You bring in some cheap labor from India to learn the jobs here in the US for a year or two, then ship that labor and all the jobs back to India, where they can pay significantly less for it. It's not that programmers coming out of US colleges are completely inept for the jobs, it's that those jobs will always be cheaper in the long run to send to some third world economy. The fact that a company has to claim an inability to find skilled American workers before they can apply for an H-1B certainly gives them plenty of reason to falsely bemoan the abilities of American workers.
And then one day you find ten years have got behind you
No one told you when to run, you missed the starting gun
Bringing people in from India is not "cheap labor." The article you linked to specifically calls out Microsoft, where I worked, with people there on H-1B's. Guess what... they made the same amount I did, and the company additionally had to deal with the legal expense of establishing the visa. Furthermore, every one of those guys I worked with were moving toward citizenship. Do you really think even Microsoft would be moving people in from around the world (and me from across the country) if it could find people locally to do the job? Those people don't exist. I can't even hire those people here in Central Florida, because they aren't here. It was even worse when I lived in Cleveland (in part because most of the good people moved out west). One company was so desperate last year that they paid me $100/hr. for short-term contract work. I can't think of a better example of supply and demand than that. The unemployment rate for even barely capable software people in most metros is near 0%.
This isn't some anecdote, it's the world I've been living in for years. Even if the company can afford to wave tons of cash in front of suitable candidates, it's ridiculously hard to land them.
This notion that there is no opportunity in this country completely baffles me.
Jeff - Editor - CoasterBuzz.com - My Blog
Jeff said:
This notion that there is no opportunity in this country completely baffles me.
I just wanted to quote this because you're slowly making me fall in love all over again. :)
So, how about those coaster polls?
Chris Baker
www.linkedin.com/in/chrisabaker
Jeff said:
CPJ said:
So aside from the Lemon Chill Bartender, do you have any evidence where union seniority has an impact on promotions at WDW
I see you're trying to make a point, but this isn't a phenomenon limited to WDW. Do you know any teachers? Ask them how it goes there.

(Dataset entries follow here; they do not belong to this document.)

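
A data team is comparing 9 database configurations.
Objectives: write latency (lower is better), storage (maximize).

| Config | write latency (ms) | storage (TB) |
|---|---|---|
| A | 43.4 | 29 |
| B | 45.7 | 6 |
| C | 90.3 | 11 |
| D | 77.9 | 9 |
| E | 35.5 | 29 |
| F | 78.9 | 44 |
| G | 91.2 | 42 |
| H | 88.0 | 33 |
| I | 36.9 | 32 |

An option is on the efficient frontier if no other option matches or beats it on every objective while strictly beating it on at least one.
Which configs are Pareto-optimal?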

So you have no evidence. You quote a bartender about their spouse who is a mechanic which would be considered skilled labor.

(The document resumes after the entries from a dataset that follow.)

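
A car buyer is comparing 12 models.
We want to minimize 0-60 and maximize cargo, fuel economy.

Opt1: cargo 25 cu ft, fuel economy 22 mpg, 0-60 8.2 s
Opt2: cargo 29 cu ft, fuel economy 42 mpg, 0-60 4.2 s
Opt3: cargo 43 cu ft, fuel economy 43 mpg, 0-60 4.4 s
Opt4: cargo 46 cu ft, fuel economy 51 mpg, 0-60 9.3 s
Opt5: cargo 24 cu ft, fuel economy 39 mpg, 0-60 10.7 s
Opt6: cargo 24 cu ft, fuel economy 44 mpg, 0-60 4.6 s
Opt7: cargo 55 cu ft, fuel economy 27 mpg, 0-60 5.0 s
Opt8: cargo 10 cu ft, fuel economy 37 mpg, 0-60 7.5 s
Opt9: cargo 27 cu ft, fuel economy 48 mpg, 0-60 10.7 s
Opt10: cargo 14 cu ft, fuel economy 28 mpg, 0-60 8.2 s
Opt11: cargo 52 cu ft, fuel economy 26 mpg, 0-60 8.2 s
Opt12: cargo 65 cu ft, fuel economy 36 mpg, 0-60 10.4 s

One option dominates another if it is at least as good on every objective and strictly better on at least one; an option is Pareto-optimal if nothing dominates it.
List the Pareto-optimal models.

Opt2, Opt3, Opt4, Opt6, Opt7, Opt12

Opt1: dominated by Opt2 (cargo 29≥25, fuel economy 42≥22, 0-60 4.2≤8.2).
Opt2: not dominated (best 0-60).
Opt3: not dominated.
Opt4: not dominated (best fuel economy).
Opt5: dominated by Opt2 (cargo 29≥24, fuel economy 42≥39, 0-60 4.2≤10.7).
Opt6: not dominated.
Opt7: not dominated.
Opt8: dominated by Opt2 (cargo 29≥10, fuel economy 42≥37, 0-60 4.2≤7.5).
Opt9: dominated by Opt4 (cargo 46≥27, fuel economy 51≥48, 0-60 9.3≤10.7).
Opt10: dominated by Opt2 (cargo 29≥14, fuel economy 42≥28, 0-60 4.2≤8.2).
Opt11: dominated by Opt7 (cargo 55≥52, fuel economy 27≥26, 0-60 5.0≤8.2).
Opt12: not dominated (best cargo).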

Jesus Christ, I said it was an anecdote. Would you like me to conduct a survey? It's one instance related to likely dozens of reasons that unions often (but not always) interfere with natural market forces to the extent that they ultimately act as a destructive force to the very constituency they serve. Disney mechanics unions didn't invent tenure over output. Even local grocery store managers deal with that nonsense.